Но, несмотря на все симпатии просветителей к религиозному чувству и непосредственным настроениям, далеко не все из них обнаруживали наклонность к мистицизму. У пиетистов лютеранской церкви их религиозное чувство было спокойным и уравновешенным, чуждым всякой экзальтации и фантастики. В XVIII в. пиетизм пользовался большой популярностью в бюргерской среде, и та непосредственная, несколько грубоватая простота чувства, которую он культивировал, в высшей степени подходила к простой и здоровой психологии тогдашних бюргеров. Можно сказать даже более: лютеранский пиетизм XVIII в. стоял довольно близко к общему рационалистическому характеру своего времени, потому что многие пиетисты, несмотря на поднятое ими гонение против Вольфа, в своих полемических выступлениях любили опираться на рассудочные приемы вольфовской философии, и ссылки на здравый смысл и доказательства от разума играли в их аргументации далеко не последнюю роль.

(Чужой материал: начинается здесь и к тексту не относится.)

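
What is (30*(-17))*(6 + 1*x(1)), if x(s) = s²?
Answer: -3570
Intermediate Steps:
(30*(-17))*(6 + 1*x(1)) = (30*(-17))*(6 + 1*1²) = -510*(6 + 1*1) = -510*(6 + 1) = -510*7 = -3570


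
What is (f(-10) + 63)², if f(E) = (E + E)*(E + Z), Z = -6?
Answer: 146689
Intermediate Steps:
f(E) = 2*E*(-6 + E) (f(E) = (E + E)*(E - 6) = (2*E)*(-6 + E) = 2*E*(-6 + E))
(f(-10) + 63)² = (2*(-10)*(-6 - 10) + 63)² = (2*(-10)*(-16) + 63)² = (320 + 63)² = 383² = 146689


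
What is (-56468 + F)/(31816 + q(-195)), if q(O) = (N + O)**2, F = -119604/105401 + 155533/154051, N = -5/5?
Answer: -916880257621139/1140366075602632 ≈ -0.80402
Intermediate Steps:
N = -1 (N = -5*1/5 = -1)
F = -2031782071/16237129451 (F = -119604*1/105401 + 155533*(1/154051) = -119604/105401 + 155533/154051 = -2031782071/16237129451 ≈ -0.12513)
q(O) = (-1 + O)**2
(-56468 + F)/(31816 + q(-195)) = (-56468 - 2031782071/16237129451)/(31816 + (-1 - 195)**2) = -916880257621139/(16237129451*(31816 + (-196)**2)) = -916880257621139/(16237129451*(31816 + 38416)) = -916880257621139/16237129451/70232 = -916880257621139/16237129451*1/70232 = -916880257621139/1140366075602632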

Но совершенно иным был пиетизм реформатской церкви. Главными признаками его было, с одной стороны, монашеское отвращение к свету, а с другой — желание растворить свою личность в Божественной воле и в тихом, созерцательном благочестии найти успокоение от всех земных тревог. Поэтому-то пиетисты этого рода считали полную бездеятельность и отказ от всяких радостей за высшее состояние человечества. За пределами Германии у них была своя пророчица, жившая в XVII в. во Франции, но оказавшая очень значительное влияние на духовную жизнь Германии в XVIII в. Это была некая Жанна-Мария де ля Мот-Гюйон. В своих многочисленных сочинениях она проповедовала мистический квиетизм, полный отказа от всяких желаний и успокоение в Боге без слов и воли. Слава этой женщины в Германии в XVIII в. была необычайна. О ней писались многотомные сочинения, и у нее появились настоящие апостолы. Известный пиетист реформатской церкви Terstlegen называл ее «просвещенным сосудом чистой божеской любви, зеркалом чистой веры и избранным орудием Святого Духа»; а другой почитатель (de Marsay) прославлял ее как «апостолическую и совершенную в Боге святую душу». На мистических сочинениях этой странной женщины в Германии воспиталось чуть не целое поколение, и отголоски ее влияния заметны и в романтической литературе того времени13.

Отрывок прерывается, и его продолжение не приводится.